The jurors concluded that Owen did have intercourse with Sophie, but they were not convinced that she did not consent. They acquitted him of felony rape but convicted him of having sex with a minor — illegal regardless of consent — and a misdemeanor because the teens were close in age. The misdemeanor convictions could earn him four years behind bars.
Owen was also found guilty of using a computer to entice a minor, a felony carrying penalties of seven years in prison and lifetime sex-offender registration. The reason: The teens communicated via Facebook and email. If he'd called her on the phone — as he might have done if he were 60 — he would have broken no law. His attorney is appealing that conviction.
Even if he doesn't spend a day in prison, however, Owen Labrie isn't going to college; he may be going nowhere. He will be a registered sex offender for years, and maybe for life — a wildly disproportionate penalty.
What is sexual assault? A survey of students at 27 colleges and universities released this month by the Association of American Universities avoided the terms "assault" or "rape" in its questionnaire. Instead, it described situations and asked respondents if they'd experienced them. These ranged from forced penile penetration at gunpoint to being asked repeatedly to go on a date even after you've said no. The questionnaire did not inform respondents that all these "events" would be included as incidents of sexual "assault and misconduct." But they were.
What is sexual victimization? The definitions change with history. It did not occur to me for years that Adam might have assaulted me. Sophie came to that conclusion in a matter of days. What most shaped my perceptions were feminist politics that stress sexual pleasure as much as sexual danger.
Sophie's realization came in the middle of a nationwide stir about a claimed epidemic of campus sexual assault — and her alleged rape during "Senior Salute," when graduating boys compete to score with younger girls. Neither Sophie nor I is more right.
I did not report Adam to the police then and would not report him now. Unlike many feminists today, I didn't look to prosecutors to transform a sexist culture into one of loving equals. Besides, I knew Adam was not a rapist. He was a guy trying to get in the pants of a girl who seemed to want her pants gotten into.

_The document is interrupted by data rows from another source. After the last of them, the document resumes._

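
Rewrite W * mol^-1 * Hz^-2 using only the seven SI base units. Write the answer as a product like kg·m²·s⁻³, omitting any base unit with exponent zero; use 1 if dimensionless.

W = kg·m²·s⁻³.
Hz = s⁻¹.
So Hz⁻² = s².
Combining: W·mol⁻¹·Hz⁻² = (kg·m²·s⁻³) · mol⁻¹ · s² = kg·m²·s⁻¹·mol⁻¹.

kg·m²·s⁻¹·mol⁻¹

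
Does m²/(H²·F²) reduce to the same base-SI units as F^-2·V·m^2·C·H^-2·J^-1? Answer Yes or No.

Left side:
  H = Wb/A (inductance = flux per current),
      = kg·m²·s⁻²·A⁻².
  So H⁻² = kg⁻²·m⁻⁴·s⁴·A⁴.
  F = C/V (capacitance = charge per voltage),
      = A·s/(kg·m²·s⁻³·A⁻¹) (substituting C and V),
      = kg⁻¹·m⁻²·s⁴·A².
  So F⁻² = kg²·m⁴·s⁻⁸·A⁻⁴.
  Combining: H⁻²·F⁻²·m² = (kg⁻²·m⁻⁴·s⁴·A⁴) · (kg²·m⁴·s⁻⁸·A⁻⁴) · m² = m²·s⁻⁴.
Right side:
  F = C/V (capacitance = charge per voltage),
      = A·s/(kg·m²·s⁻³·A⁻¹) (substituting C and V),
      = kg⁻¹·m⁻²·s⁴·A².
  So F⁻² = kg²·m⁴·s⁻⁸·A⁻⁴.
  V = W/A (potential = power per current),
      = kg·m²·s⁻³·A⁻¹.
  C = A·s = s·A (charge = current × time).
  H = Wb/A (inductance = flux per current),
      = kg·m²·s⁻²·A⁻².
  So H⁻² = kg⁻²·m⁻⁴·s⁴·A⁴.
  J = N·m (work = force × distance),
      = kg·m²·s⁻².
  So J⁻¹ = kg⁻¹·m⁻²·s².
  Combining: F⁻²·V·m²·C·H⁻²·J⁻¹ = (kg²·m⁴·s⁻⁸·A⁻⁴) · (kg·m²·s⁻³·A⁻¹) · m² · (s·A) · (kg⁻²·m⁻⁴·s⁴·A⁴) · (kg⁻¹·m⁻²·s²) = m²·s⁻⁴.
Both reduce to m²·s⁻⁴.

Yes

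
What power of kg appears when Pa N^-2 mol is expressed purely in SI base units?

Pa = N/m² (pressure = force per area),
    = kg·m⁻¹·s⁻².
N = kg·m/s² = kg·m·s⁻² (force = mass × acceleration).
So N⁻² = kg⁻²·m⁻²·s⁴.
Combining: Pa·N⁻²·mol = (kg·m⁻¹·s⁻²) · (kg⁻²·m⁻²·s⁴) · mol = kg⁻¹·m⁻³·s²·mol.
The exponent of kg is -1.

-1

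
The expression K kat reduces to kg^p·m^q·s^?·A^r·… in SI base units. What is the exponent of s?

kat = mol/s = s⁻¹·mol (catalytic activity).
Combining: K·kat = K · (s⁻¹·mol) = s⁻¹·K·mol.
The exponent of s is -1.

-1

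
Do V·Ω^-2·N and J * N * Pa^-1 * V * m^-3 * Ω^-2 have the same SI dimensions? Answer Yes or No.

Left side:
  V = kg·m²·s⁻³·A⁻¹.
  Ω = kg·m²·s⁻³·A⁻².
  So Ω⁻² = kg⁻²·m⁻⁴·s⁶·A⁴.
  N = kg·m·s⁻².
  Combining: V·Ω⁻²·N = (kg·m²·s⁻³·A⁻¹) · (kg⁻²·m⁻⁴·s⁶·A⁴) · (kg·m·s⁻²) = m⁻¹·s·A³.
Right side:
  J = kg·m²·s⁻².
  N = kg·m·s⁻².
  Pa = kg·m⁻¹·s⁻².
  So Pa⁻¹ = kg⁻¹·m·s².
  V = kg·m²·s⁻³·A⁻¹.
  Ω = kg·m²·s⁻³·A⁻².
  So Ω⁻² = kg⁻²·m⁻⁴·s⁶·A⁴.
  Combining: J·N·Pa⁻¹·V·m⁻³·Ω⁻² = (kg·m²·s⁻²) · (kg·m·s⁻²) · (kg⁻¹·m·s²) · (kg·m²·s⁻³·A⁻¹) · m⁻³ · (kg⁻²·m⁻⁴·s⁶·A⁴) = m⁻¹·s·A³.
Both reduce to m⁻¹·s·A³.

Yes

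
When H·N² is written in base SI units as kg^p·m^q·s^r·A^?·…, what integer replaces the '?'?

H = Wb/A (inductance = flux per current),
    = kg·m²·s⁻²·A⁻².
N = kg·m/s² = kg·m·s⁻² (force = mass × acceleration).
So N² = kg²·m²·s⁻⁴.
Combining: H·N² = (kg·m²·s⁻²·A⁻²) · (kg²·m²·s⁻⁴) = kg³·m⁴·s⁻⁶·A⁻².
The exponent of A is -2.

-2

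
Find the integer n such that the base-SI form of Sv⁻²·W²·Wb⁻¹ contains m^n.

Sv = J/kg (equivalent dose = energy per mass),
    = m²·s⁻².
So Sv⁻² = m⁻⁴·s⁴.
W = J/s (power = energy per time),
    = kg·m²·s⁻³.
So W² = kg²·m⁴·s⁻⁶.
Wb = V·s (flux: a volt is a weber per second),
    = kg·m²·s⁻²·A⁻¹.
So Wb⁻¹ = kg⁻¹·m⁻²·s²·A.
Combining: Sv⁻²·W²·Wb⁻¹ = (m⁻⁴·s⁴) · (kg²·m⁴·s⁻⁶) · (kg⁻¹·m⁻²·s²·A) = kg·m⁻²·A.
The exponent of m is -2.

-2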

What happened that day fell somewhere between consent and coercion. I suspect that's what happened at St. Paul's School, too.
I chalked up the experience to education, even if the lesson hurt. Over time, I learned what felt good and how to change or abandon what didn't. As I learned what I desired, I gained skills in communicating it and also in reading another person's cues.

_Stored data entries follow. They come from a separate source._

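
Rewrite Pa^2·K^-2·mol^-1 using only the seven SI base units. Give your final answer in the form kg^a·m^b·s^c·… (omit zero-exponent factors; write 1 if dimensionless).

kg²·m⁻²·s⁻⁴·K⁻²·mol⁻¹

Pa = kg·m⁻¹·s⁻².
So Pa² = kg²·m⁻²·s⁻⁴.
Combining: Pa²·K⁻²·mol⁻¹ = (kg²·m⁻²·s⁻⁴) · K⁻² · mol⁻¹ = kg²·m⁻²·s⁻⁴·K⁻²·mol⁻¹.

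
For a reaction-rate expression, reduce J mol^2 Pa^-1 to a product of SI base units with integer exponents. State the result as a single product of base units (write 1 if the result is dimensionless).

J = N·m (work = force × distance),
    = kg·m²·s⁻².
Pa = N/m² (pressure = force per area),
    = kg·m⁻¹·s⁻².
So Pa⁻¹ = kg⁻¹·m·s².
Combining: J·mol²·Pa⁻¹ = (kg·m²·s⁻²) · mol² · (kg⁻¹·m·s²) = m³·mol².

m³·mol²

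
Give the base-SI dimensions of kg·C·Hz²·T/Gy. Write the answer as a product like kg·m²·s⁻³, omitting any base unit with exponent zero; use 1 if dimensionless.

kg²·m⁻²·s⁻¹

C = A·s = s·A (charge = current × time).
Hz = 1/s = s⁻¹ (frequency is cycles per second).
So Hz² = s⁻².
T = Wb/m² (flux density = flux per area),
    = kg·s⁻²·A⁻¹.
Gy = J/kg (absorbed dose = energy per mass),
    = m²·s⁻².
So Gy⁻¹ = m⁻²·s².
Combining: kg·C·Hz²·T·Gy⁻¹ = kg · (s·A) · s⁻² · (kg·s⁻²·A⁻¹) · (m⁻²·s²) = kg²·m⁻²·s⁻¹.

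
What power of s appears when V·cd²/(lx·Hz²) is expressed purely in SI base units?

-1

V = W/A (potential = power per current),
    = kg·m²·s⁻³·A⁻¹.
lx = lm/m² (illuminance = luminous flux per area),
    = m⁻²·cd.
So lx⁻¹ = m²·cd⁻¹.
Hz = 1/s = s⁻¹ (frequency is cycles per second).
So Hz⁻² = s².
Combining: V·lx⁻¹·Hz⁻²·cd² = (kg·m²·s⁻³·A⁻¹) · (m²·cd⁻¹) · s² · cd² = kg·m⁴·s⁻¹·A⁻¹·cd.
The exponent of s is -1.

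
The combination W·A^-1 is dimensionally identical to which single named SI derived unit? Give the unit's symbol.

W = kg·m²·s⁻³.
Combining: W·A⁻¹ = (kg·m²·s⁻³) · A⁻¹ = kg·m²·s⁻³·A⁻¹.
kg·m²·s⁻³·A⁻¹ is the base-SI form of the volt.

V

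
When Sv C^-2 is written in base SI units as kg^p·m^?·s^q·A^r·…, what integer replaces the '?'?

2

Sv = J/kg (equivalent dose = energy per mass),
    = m²·s⁻².
C = A·s = s·A (charge = current × time).
So C⁻² = s⁻²·A⁻².
Combining: Sv·C⁻² = (m²·s⁻²) · (s⁻²·A⁻²) = m²·s⁻⁴·A⁻².
The exponent of m is 2.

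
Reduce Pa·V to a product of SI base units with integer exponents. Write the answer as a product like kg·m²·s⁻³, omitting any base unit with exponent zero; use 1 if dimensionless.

Pa = N/m² (pressure = force per area),
    = kg·m⁻¹·s⁻².
V = W/A (potential = power per current),
    = kg·m²·s⁻³·A⁻¹.
Combining: Pa·V = (kg·m⁻¹·s⁻²) · (kg·m²·s⁻³·A⁻¹) = kg²·m·s⁻⁵·A⁻¹.

kg²·m·s⁻⁵·A⁻¹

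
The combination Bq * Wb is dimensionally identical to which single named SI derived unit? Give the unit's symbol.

Bq = 1/s = s⁻¹ (activity is decays per second).
Wb = V·s (flux: a volt is a weber per second),
    = kg·m²·s⁻²·A⁻¹.
Combining: Bq·Wb = s⁻¹ · (kg·m²·s⁻²·A⁻¹) = kg·m²·s⁻³·A⁻¹.
kg·m²·s⁻³·A⁻¹ is the base-SI form of the volt.

V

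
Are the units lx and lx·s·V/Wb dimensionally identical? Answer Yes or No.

Left side:
  lx = m⁻²·cd.
Right side:
  Wb = V·s (flux: a volt is a weber per second),
      = kg·m²·s⁻²·A⁻¹.
  So Wb⁻¹ = kg⁻¹·m⁻²·s²·A.
  lx = lm/m² (illuminance = luminous flux per area),
      = m⁻²·cd.
  V = W/A (potential = power per current),
      = kg·m²·s⁻³·A⁻¹.
  Combining: Wb⁻¹·lx·s·V = (kg⁻¹·m⁻²·s²·A) · (m⁻²·cd) · s · (kg·m²·s⁻³·A⁻¹) = m⁻²·cd.
Both reduce to m⁻²·cd.

Yes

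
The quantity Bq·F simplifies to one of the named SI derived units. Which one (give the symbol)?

S

Bq = 1/s = s⁻¹ (activity is decays per second).
F = C/V (capacitance = charge per voltage),
    = A·s/(kg·m²·s⁻³·A⁻¹) (substituting C and V),
    = kg⁻¹·m⁻²·s⁴·A².
Combining: Bq·F = s⁻¹ · (kg⁻¹·m⁻²·s⁴·A²) = kg⁻¹·m⁻²·s³·A².
kg⁻¹·m⁻²·s³·A² is the base-SI form of the siemens.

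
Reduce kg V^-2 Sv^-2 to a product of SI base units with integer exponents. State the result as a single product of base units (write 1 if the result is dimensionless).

kg⁻¹·m⁻⁸·s¹⁰·A²

V = W/A (potential = power per current),
    = kg·m²·s⁻³·A⁻¹.
So V⁻² = kg⁻²·m⁻⁴·s⁶·A².
Sv = J/kg (equivalent dose = energy per mass),
    = m²·s⁻².
So Sv⁻² = m⁻⁴·s⁴.
Combining: kg·V⁻²·Sv⁻² = kg · (kg⁻²·m⁻⁴·s⁶·A²) · (m⁻⁴·s⁴) = kg⁻¹·m⁻⁸·s¹⁰·A².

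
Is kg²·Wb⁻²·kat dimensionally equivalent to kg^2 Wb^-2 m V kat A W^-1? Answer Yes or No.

Left side:
  Wb = V·s (flux: a volt is a weber per second),
      = kg·m²·s⁻²·A⁻¹.
  So Wb⁻² = kg⁻²·m⁻⁴·s⁴·A².
  kat = mol/s = s⁻¹·mol (catalytic activity).
  Combining: kg²·Wb⁻²·kat = kg² · (kg⁻²·m⁻⁴·s⁴·A²) · (s⁻¹·mol) = m⁻⁴·s³·A²·mol.
Right side:
  Wb = kg·m²·s⁻²·A⁻¹.
  So Wb⁻² = kg⁻²·m⁻⁴·s⁴·A².
  V = kg·m²·s⁻³·A⁻¹.
  kat = s⁻¹·mol.
  W = kg·m²·s⁻³.
  So W⁻¹ = kg⁻¹·m⁻²·s³.
  Combining: kg²·Wb⁻²·m·V·kat·A·W⁻¹ = kg² · (kg⁻²·m⁻⁴·s⁴·A²) · m · (kg·m²·s⁻³·A⁻¹) · (s⁻¹·mol) · A · (kg⁻¹·m⁻²·s³) = m⁻³·s³·A²·mol.
Left is m⁻⁴·s³·A²·mol; right is m⁻³·s³·A²·mol — different.

No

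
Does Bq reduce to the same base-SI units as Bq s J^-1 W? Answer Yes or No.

Left side:
  Bq = 1/s = s⁻¹ (activity is decays per second).
Right side:
  Bq = 1/s = s⁻¹ (activity is decays per second).
  J = N·m (work = force × distance),
      = kg·m²·s⁻².
  So J⁻¹ = kg⁻¹·m⁻²·s².
  W = J/s (power = energy per time),
      = kg·m²·s⁻³.
  Combining: Bq·s·J⁻¹·W = s⁻¹ · s · (kg⁻¹·m⁻²·s²) · (kg·m²·s⁻³) = s⁻¹.
Both reduce to s⁻¹.

Yes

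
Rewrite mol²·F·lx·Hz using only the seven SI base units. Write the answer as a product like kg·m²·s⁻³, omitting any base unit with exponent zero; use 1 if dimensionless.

kg⁻¹·m⁻⁴·s³·A²·mol²·cd

F = kg⁻¹·m⁻²·s⁴·A².
lx = m⁻²·cd.
Hz = s⁻¹.
Combining: mol²·F·lx·Hz = mol² · (kg⁻¹·m⁻²·s⁴·A²) · (m⁻²·cd) · s⁻¹ = kg⁻¹·m⁻⁴·s³·A²·mol²·cd.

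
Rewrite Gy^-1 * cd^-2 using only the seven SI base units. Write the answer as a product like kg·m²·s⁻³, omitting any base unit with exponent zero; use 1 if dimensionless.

m⁻²·s²·cd⁻²

Gy = m²·s⁻².
So Gy⁻¹ = m⁻²·s².
Combining: Gy⁻¹·cd⁻² = (m⁻²·s²) · cd⁻² = m⁻²·s²·cd⁻².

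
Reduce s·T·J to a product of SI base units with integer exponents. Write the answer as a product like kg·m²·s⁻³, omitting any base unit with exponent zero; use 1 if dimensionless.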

And Owen and Sophie? In a statement, her family expressed some satisfaction at the verdict. "While he was not convicted on all charges, Owen Labrie was held accountable in some way by a jury of his peers for crimes he committed against our daughter," they said. "This conviction requires him to take ownership for his actions and gives him the opportunity to reflect upon the harm he has caused."
But, ironically, the system defeated the possibility of real accountability. Owen's lawyer's job — and thus, his — was to paint a picture of indisputable consent. Tell yourself that story enough times, and it starts to sound true.

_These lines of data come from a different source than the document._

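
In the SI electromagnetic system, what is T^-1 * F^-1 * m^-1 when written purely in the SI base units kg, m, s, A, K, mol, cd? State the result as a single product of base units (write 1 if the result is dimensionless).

m·s⁻²·A⁻¹

T = kg·s⁻²·A⁻¹.
So T⁻¹ = kg⁻¹·s²·A.
F = kg⁻¹·m⁻²·s⁴·A².
So F⁻¹ = kg·m²·s⁻⁴·A⁻².
Combining: T⁻¹·F⁻¹·m⁻¹ = (kg⁻¹·s²·A) · (kg·m²·s⁻⁴·A⁻²) · m⁻¹ = m·s⁻²·A⁻¹.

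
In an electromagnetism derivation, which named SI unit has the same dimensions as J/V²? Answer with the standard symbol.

J = N·m (work = force × distance),
    = kg·m²·s⁻².
V = W/A (potential = power per current),
    = kg·m²·s⁻³·A⁻¹.
So V⁻² = kg⁻²·m⁻⁴·s⁶·A².
Combining: J·V⁻² = (kg·m²·s⁻²) · (kg⁻²·m⁻⁴·s⁶·A²) = kg⁻¹·m⁻²·s⁴·A².
kg⁻¹·m⁻²·s⁴·A² is the base-SI form of the farad.

F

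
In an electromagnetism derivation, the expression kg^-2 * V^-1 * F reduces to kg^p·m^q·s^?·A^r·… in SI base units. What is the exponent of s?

V = kg·m²·s⁻³·A⁻¹.
So V⁻¹ = kg⁻¹·m⁻²·s³·A.
F = kg⁻¹·m⁻²·s⁴·A².
Combining: kg⁻²·V⁻¹·F = kg⁻² · (kg⁻¹·m⁻²·s³·A) · (kg⁻¹·m⁻²·s⁴·A²) = kg⁻⁴·m⁻⁴·s⁷·A³.
The exponent of s is 7.

7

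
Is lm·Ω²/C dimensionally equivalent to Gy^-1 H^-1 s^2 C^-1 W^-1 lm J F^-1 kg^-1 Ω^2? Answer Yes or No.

No

Left side:
  lm = cd·sr = cd (luminous flux; sr is dimensionless).
  C = A·s = s·A (charge = current × time).
  So C⁻¹ = s⁻¹·A⁻¹.
  Ω = V/A (resistance = voltage per current),
      = kg·m²·s⁻³·A⁻².
  So Ω² = kg²·m⁴·s⁻⁶·A⁻⁴.
  Combining: lm·C⁻¹·Ω² = cd · (s⁻¹·A⁻¹) · (kg²·m⁴·s⁻⁶·A⁻⁴) = kg²·m⁴·s⁻⁷·A⁻⁵·cd.
Right side:
  Gy = m²·s⁻².
  So Gy⁻¹ = m⁻²·s².
  H = kg·m²·s⁻²·A⁻².
  So H⁻¹ = kg⁻¹·m⁻²·s²·A².
  C = s·A.
  So C⁻¹ = s⁻¹·A⁻¹.
  W = kg·m²·s⁻³.
  So W⁻¹ = kg⁻¹·m⁻²·s³.
  lm = cd.
  J = kg·m²·s⁻².
  F = kg⁻¹·m⁻²·s⁴·A².
  So F⁻¹ = kg·m²·s⁻⁴·A⁻².
  Ω = kg·m²·s⁻³·A⁻².
  So Ω² = kg²·m⁴·s⁻⁶·A⁻⁴.
  Combining: Gy⁻¹·H⁻¹·s²·C⁻¹·W⁻¹·lm·J·F⁻¹·kg⁻¹·Ω² = (m⁻²·s²) · (kg⁻¹·m⁻²·s²·A²) · s² · (s⁻¹·A⁻¹) · (kg⁻¹·m⁻²·s³) · cd · (kg·m²·s⁻²) · (kg·m²·s⁻⁴·A⁻²) · kg⁻¹ · (kg²·m⁴·s⁻⁶·A⁻⁴) = kg·m²·s⁻⁴·A⁻⁵·cd.
Left is kg²·m⁴·s⁻⁷·A⁻⁵·cd; right is kg·m²·s⁻⁴·A⁻⁵·cd — different.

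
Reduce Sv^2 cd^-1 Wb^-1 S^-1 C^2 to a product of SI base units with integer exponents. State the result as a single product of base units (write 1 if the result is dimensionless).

m⁴·s⁻³·A·cd⁻¹

Sv = J/kg (equivalent dose = energy per mass),
    = m²·s⁻².
So Sv² = m⁴·s⁻⁴.
Wb = V·s (flux: a volt is a weber per second),
    = kg·m²·s⁻²·A⁻¹.
So Wb⁻¹ = kg⁻¹·m⁻²·s²·A.
S = 1/Ω (conductance is reciprocal resistance),
    = kg⁻¹·m⁻²·s³·A².
So S⁻¹ = kg·m²·s⁻³·A⁻².
C = A·s = s·A (charge = current × time).
So C² = s²·A².
Combining: Sv²·cd⁻¹·Wb⁻¹·S⁻¹·C² = (m⁴·s⁻⁴) · cd⁻¹ · (kg⁻¹·m⁻²·s²·A) · (kg·m²·s⁻³·A⁻²) · (s²·A²) = m⁴·s⁻³·A·cd⁻¹.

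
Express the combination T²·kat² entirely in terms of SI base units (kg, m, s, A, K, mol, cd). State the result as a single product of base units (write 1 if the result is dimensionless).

kg²·s⁻⁶·A⁻²·mol²

T = Wb/m² (flux density = flux per area),
    = kg·s⁻²·A⁻¹.
So T² = kg²·s⁻⁴·A⁻².
kat = mol/s = s⁻¹·mol (catalytic activity).
So kat² = s⁻²·mol².
Combining: T²·kat² = (kg²·s⁻⁴·A⁻²) · (s⁻²·mol²) = kg²·s⁻⁶·A⁻²·mol².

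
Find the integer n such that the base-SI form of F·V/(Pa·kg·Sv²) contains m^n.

Pa = N/m² (pressure = force per area),
    = kg·m⁻¹·s⁻².
So Pa⁻¹ = kg⁻¹·m·s².
F = C/V (capacitance = charge per voltage),
    = A·s/(kg·m²·s⁻³·A⁻¹) (substituting C and V),
    = kg⁻¹·m⁻²·s⁴·A².
V = W/A (potential = power per current),
    = kg·m²·s⁻³·A⁻¹.
Sv = J/kg (equivalent dose = energy per mass),
    = m²·s⁻².
So Sv⁻² = m⁻⁴·s⁴.
Combining: Pa⁻¹·F·kg⁻¹·V·Sv⁻² = (kg⁻¹·m·s²) · (kg⁻¹·m⁻²·s⁴·A²) · kg⁻¹ · (kg·m²·s⁻³·A⁻¹) · (m⁻⁴·s⁴) = kg⁻²·m⁻³·s⁷·A.
The exponent of m is -3.

-3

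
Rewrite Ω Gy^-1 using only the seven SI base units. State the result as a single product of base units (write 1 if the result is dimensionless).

Ω = kg·m²·s⁻³·A⁻².
Gy = m²·s⁻².
So Gy⁻¹ = m⁻²·s².
Combining: Ω·Gy⁻¹ = (kg·m²·s⁻³·A⁻²) · (m⁻²·s²) = kg·s⁻¹·A⁻².

kg·s⁻¹·A⁻²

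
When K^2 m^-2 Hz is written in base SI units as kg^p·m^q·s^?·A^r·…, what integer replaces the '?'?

Hz = 1/s = s⁻¹ (frequency is cycles per second).
Combining: K²·m⁻²·Hz = K² · m⁻² · s⁻¹ = m⁻²·s⁻¹·K².
The exponent of s is -1.

-1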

Meanwhile, the prosecutor, and Sophie, had to convey pure victimhood. Of course, if he coerced her, it was not her fault, period. But if he honestly didn't know she was feeling pushed, neither of them was at fault. There is no room for such ambiguity in a criminal courtroom.
After that awkward phone call, Adam and I never spoke. But in the intervening decades, practices have developed that help people like Owen and Sophie to talk safely and productively — she expressing her hurt and anger, and he making amends. Why did no one suggest this?
Aside from one wrecked life, what has Owen Labrie's trial accomplished? Maybe Sophie will get better at saying no. Maybe Owen — should he ever get to have an ordinary sex life — will become more sensitive to hearing it.
But how will these two novices learn something about sexual desire and communication? When will they learn to say — and feel — "yes"?